What has driven the performance in 1QCY10?
  • The topline of Castrol grew by 29% YoY in 1QCY10. The growth was driven by volumes due to its investments in brand and marketing. EBITDA margins expanded by 4% due to a 5% (as a percentage of sales) decline in raw material costs. Besides favorable cost of materials, a combination of premium product mix and higher unit realisation also helped. The company is also reaping the benefits of a strong cost cutting program in the recent past. However, advertising cost has grown by 3% (as a percentage of sales) due to the marketing program built around Castrol's global FIFA World Cup 2010 sponsorship.

    Cost break-up
    (Rs m) 1QCY09 1QCY10 Change
    Raw materials 2,737 3,224 17.8%
    % sales 53.8% 49.1%  
    Staff cost 276 216 -21.7%
    % sales 5.4% 3.3%  
    Advertising cost 207 464 124.2%
    % sales 4.1% 7.1%  
    Carriage, Insurance &Freight 164 220 34.1%
    % sales 3.2% 3.4%  
    Other expenditure 552 636 15.2%
    % sales 10.9% 9.7%  
    Total cost 3,936 4,760 20.9%
    % sales 77.4% 72.6%  

  • Castrol's management has stated that it expects volumes growth going forward although inflation in input costs will affect margins. The company intends to focus on the strategic growth areas like cars, motorbikes and tractors, where it expects to grow in volume and value terms. The industrial and marine segments are likely to take a backseat.

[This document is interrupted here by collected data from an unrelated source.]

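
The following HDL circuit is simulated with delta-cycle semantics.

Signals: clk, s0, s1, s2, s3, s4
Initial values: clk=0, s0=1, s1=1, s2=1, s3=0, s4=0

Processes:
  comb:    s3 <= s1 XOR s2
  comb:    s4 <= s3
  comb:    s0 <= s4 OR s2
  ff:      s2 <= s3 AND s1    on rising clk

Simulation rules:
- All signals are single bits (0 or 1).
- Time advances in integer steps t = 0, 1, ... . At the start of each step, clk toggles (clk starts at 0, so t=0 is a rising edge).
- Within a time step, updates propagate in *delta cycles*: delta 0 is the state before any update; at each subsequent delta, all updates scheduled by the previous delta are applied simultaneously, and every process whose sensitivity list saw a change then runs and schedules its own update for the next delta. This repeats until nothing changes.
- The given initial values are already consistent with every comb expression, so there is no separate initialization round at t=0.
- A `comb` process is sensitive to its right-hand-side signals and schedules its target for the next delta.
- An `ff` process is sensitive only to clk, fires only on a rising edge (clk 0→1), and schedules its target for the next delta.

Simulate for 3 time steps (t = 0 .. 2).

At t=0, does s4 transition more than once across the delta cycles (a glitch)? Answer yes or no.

no

[bits: s4,s2,s0,s3,clk,s1]
t=0: Δ0=011001 Δ1=011011 Δ2=001011 Δ3=000111 Δ4=100111 Δ5=101111 | 5Δ
t=1: Δ0=101111 Δ1=101101 | 1Δ
t=2: Δ0=101101 Δ1=101111 Δ2=111111 Δ3=111011 Δ4=011011 | 4Δ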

  • Castrol is not looking at expansion in the distribution sector in the near term. Instead it plans to focus on improving the productivity of its existing network of 270 distributors, which service its 70,000 outlets.

What to expect?
Castrol is into strategic alliances with OEM partners like Tata commercial vehicles division, Tata passenger cars, Mahindra and Mahindra, Ford, JCB and L&T. It has also entered into a partnership agreement with Volvo cars. It also runs Castrol BikeZone - a franchised motorcycle servicing concept.

The benefits of a growing economy and the company's marketing push are showing in its topline growth. However, the benefit of raw material cost reduction now reflects in the company’s margins and is likely to shrink with an upward trend in crude oil prices.

At the current price of Rs 380, the stock trades at a price to earnings multiple of 31 times our CY11 estimated earnings. We believe Castrol is richly valued at this juncture and advice against taking fresh positions in the stock.